As part of the agreement, GM said it will buy 200 million shares of its own common stock from the government for $27.50 each, amounting to a $5.5 billion buyback. That represents a 7.9% premium on GM’s close at $25.49 on Tuesday.
The U.S. said it plans to unload its remaining 300 million GM common shares on the open market within the next 12 to 15 months, beginning as soon as January and based on a pre-arranged written trading plan. That remaining chunk represents about 19% of the outstanding shares.
However, even if the U.S. receives $27.50 a share for its remaining shares, the government would be a little over $7 billion short of recouping the entire $49.5 billion bailout.
“This announcement is an important step in bringing closure to the successful auto industry rescue, it further removes the perception of government ownership of GM among customers, and it demonstrates confidence in GM’s progress and our future,” GM CEO Dan Akerson said in a statement.
The U.S. also said it has agreed to relinquish certain unspecified governance rights it received in exchange for the bailout, which came during the economic collapse of 2008 and 2009.
The Treasury Department said so far it has recovered more than $28.7 billion of its GM investment through repayments, sales of stock, dividends, interest and other income.
“The auto industry rescue helped save more than a million jobs during a severe economic crisis, but TARP was always meant to be a temporary, emergency program,” Timothy Massad, assistant Treasury secretary for financial stability, said in a separate statement. “The government should not be in the business of owning stakes in private companies for an indefinite period of time.”
GM said it expects to close the share buyback by the end of the year and sees the move adding to its earnings per share by cutting outstanding shares about 11%.

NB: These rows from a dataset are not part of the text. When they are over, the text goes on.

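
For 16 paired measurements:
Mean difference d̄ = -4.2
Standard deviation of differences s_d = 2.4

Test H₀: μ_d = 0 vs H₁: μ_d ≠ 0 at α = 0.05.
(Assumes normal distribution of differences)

df = n - 1 = 15
SE = s_d/√n = 2.4/√16 = 0.6000
t = d̄/SE = -4.2/0.6000 = -7.0000
Critical value: t_{0.025,15} = ±2.131
p-value < 0.0001
Decision: reject H₀

Answer: t = -7.0000, reject H₀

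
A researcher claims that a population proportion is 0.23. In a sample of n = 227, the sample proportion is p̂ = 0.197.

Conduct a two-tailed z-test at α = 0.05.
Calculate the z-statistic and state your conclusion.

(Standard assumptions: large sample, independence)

Answer: z = -1.1814, fail to reject H₀

Derivation:
H₀: p = 0.23, H₁: p ≠ 0.23
Standard error: SE = √(p₀(1-p₀)/n) = √(0.23×0.77/227) = 0.027932
z-statistic: z = (p̂ - p₀)/SE = (0.197 - 0.23)/0.027932 = -1.1814
Critical value: z_0.025 = ±1.960
p-value = 0.2374
Decision: fail to reject H₀ at α = 0.05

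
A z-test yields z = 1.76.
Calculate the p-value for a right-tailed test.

For z = 1.76:
p = P(Z > 1.76) = 1 - Φ(1.76) = 0.0392

Answer: p-value ≈ 0.0392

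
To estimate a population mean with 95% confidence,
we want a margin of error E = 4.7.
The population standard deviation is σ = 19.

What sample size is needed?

z_0.025 = 1.960
n = (z×σ/E)² = (1.960×19/4.7)²
n = 62.7803
Round up: n = 63

Answer: n = 63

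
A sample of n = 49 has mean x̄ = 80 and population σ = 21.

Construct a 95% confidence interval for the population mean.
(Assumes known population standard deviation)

Confidence level: 95%, α = 0.05
z_0.025 = 1.960
SE = σ/√n = 21/√49 = 3.0000
Margin of error = 1.960 × 3.0000 = 5.8800
CI: x̄ ± margin = 80 ± 5.8800
CI: (74.1200, 85.8800)

Answer: (74.1200, 85.8800)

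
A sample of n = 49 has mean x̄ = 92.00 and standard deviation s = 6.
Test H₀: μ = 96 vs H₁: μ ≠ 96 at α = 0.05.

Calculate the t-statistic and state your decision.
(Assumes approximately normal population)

Answer: t = -4.6669, reject H₀

Derivation:
df = n - 1 = 48
SE = s/√n = 6/√49 = 0.8571
t = (x̄ - μ₀)/SE = (92.00 - 96)/0.8571 = -4.6669
Critical value: t_{0.025,48} = ±2.011
p-value < 0.0001
Decision: reject H₀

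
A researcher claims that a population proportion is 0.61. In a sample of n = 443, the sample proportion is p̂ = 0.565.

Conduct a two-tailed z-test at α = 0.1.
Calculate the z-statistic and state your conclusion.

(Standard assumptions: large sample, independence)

Answer: z = -1.9418, reject H₀

Derivation:
H₀: p = 0.61, H₁: p ≠ 0.61
Standard error: SE = √(p₀(1-p₀)/n) = √(0.61×0.39/443) = 0.023174
z-statistic: z = (p̂ - p₀)/SE = (0.565 - 0.61)/0.023174 = -1.9418
Critical value: z_0.05 = ±1.645
p-value = 0.0522
Decision: reject H₀ at α = 0.1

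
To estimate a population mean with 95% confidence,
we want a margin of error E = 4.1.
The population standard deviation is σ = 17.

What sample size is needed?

z_0.025 = 1.960
n = (z×σ/E)² = (1.960×17/4.1)²
n = 66.0454
Round up: n = 67

Answer: n = 67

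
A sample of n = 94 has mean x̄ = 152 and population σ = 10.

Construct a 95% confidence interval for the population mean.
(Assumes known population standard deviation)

Confidence level: 95%, α = 0.05
z_0.025 = 1.960
SE = σ/√n = 10/√94 = 1.0314
Margin of error = 1.960 × 1.0314 = 2.0215
CI: x̄ ± margin = 152 ± 2.0215
CI: (149.9785, 154.0215)

Answer: (149.9785, 154.0215)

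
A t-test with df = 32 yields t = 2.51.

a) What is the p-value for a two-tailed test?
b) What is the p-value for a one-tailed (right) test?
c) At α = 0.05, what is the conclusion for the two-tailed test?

Answer: a) 0.0173, b) 0.0087, c) reject H₀

Derivation:
Using t-distribution with df = 32:
a) Two-tailed: p = 2×P(T > 2.51) = 0.0173
b) One-tailed: p = P(T > 2.51) = 0.0087
c) 0.0173 < 0.05, reject H₀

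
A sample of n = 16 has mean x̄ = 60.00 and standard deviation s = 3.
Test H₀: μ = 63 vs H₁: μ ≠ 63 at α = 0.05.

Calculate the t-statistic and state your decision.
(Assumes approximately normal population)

df = n - 1 = 15
SE = s/√n = 3/√16 = 0.7500
t = (x̄ - μ₀)/SE = (60.00 - 63)/0.7500 = -4.0000
Critical value: t_{0.025,15} = ±2.131
p-value ≈ 0.0012
Decision: reject H₀

Answer: t = -4.0000, reject H₀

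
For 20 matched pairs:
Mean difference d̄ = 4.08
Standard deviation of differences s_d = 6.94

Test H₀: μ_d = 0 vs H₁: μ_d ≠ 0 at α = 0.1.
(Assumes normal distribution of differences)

Answer: t = 2.6292, reject H₀

Derivation:
df = n - 1 = 19
SE = s_d/√n = 6.94/√20 = 1.5518
t = d̄/SE = 4.08/1.5518 = 2.6292
Critical value: t_{0.05,19} = ±1.729
p-value ≈ 0.0165
Decision: reject H₀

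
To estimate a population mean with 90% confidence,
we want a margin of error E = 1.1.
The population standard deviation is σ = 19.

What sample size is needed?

Answer: n = 808

Derivation:
z_0.05 = 1.645
n = (z×σ/E)² = (1.645×19/1.1)²
n = 807.3347
Round up: n = 808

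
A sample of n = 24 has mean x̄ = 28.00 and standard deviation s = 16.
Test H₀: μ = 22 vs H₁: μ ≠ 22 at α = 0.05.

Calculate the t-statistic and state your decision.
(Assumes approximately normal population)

df = n - 1 = 23
SE = s/√n = 16/√24 = 3.2660
t = (x̄ - μ₀)/SE = (28.00 - 22)/3.2660 = 1.8371
Critical value: t_{0.025,23} = ±2.069
p-value ≈ 0.0792
Decision: fail to reject H₀

Answer: t = 1.8371, fail to reject H₀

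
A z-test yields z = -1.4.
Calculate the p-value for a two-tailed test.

Answer: p-value ≈ 0.1615

Derivation:
For z = -1.4:
p = 2×P(Z > |-1.4|) = 2×(1 - Φ(1.4)) = 0.1615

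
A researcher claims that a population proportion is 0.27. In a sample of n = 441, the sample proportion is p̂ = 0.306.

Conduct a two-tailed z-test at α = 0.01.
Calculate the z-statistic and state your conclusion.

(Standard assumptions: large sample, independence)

Answer: z = 1.7029, fail to reject H₀

Derivation:
H₀: p = 0.27, H₁: p ≠ 0.27
Standard error: SE = √(p₀(1-p₀)/n) = √(0.27×0.73/441) = 0.021141
z-statistic: z = (p̂ - p₀)/SE = (0.306 - 0.27)/0.021141 = 1.7029
Critical value: z_0.005 = ±2.576
p-value = 0.0886
Decision: fail to reject H₀ at α = 0.01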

However, the auto maker also said it plans to take a charge of about $400 million in the fourth quarter on the buyback.
GM noted it was able to make the $5.5 billion buyback thanks to strengthening its balance sheet, which is projected to have liquidity of about $38 billion at the end of the year.
“We come to work every day grateful that taxpayers from the U.S. and Canada stepped forward to rescue our industry, and determined to show this extraordinary help was worth it,” Akerson said.
Shares of Detroit-based GM soared 6.92% to $27.25 Wednesday morning on the news, leaving them up 34.5% so far this year.
The efforts to sell the government’s stake in GM come after the Treasury Department last week unloaded about $7.6 billion of shares in American International Group (NYSE:AIG), exiting its common stock portfolio in the bailed-out insurer.
Also, earlier this week the U.S. said it plans to make significant progress in 2013 winding down the government’s TARP bank program.
The Treasury Department estimates it has recovered more than $381 billion, or 90%, of the $418 billion of TARP funds handed out.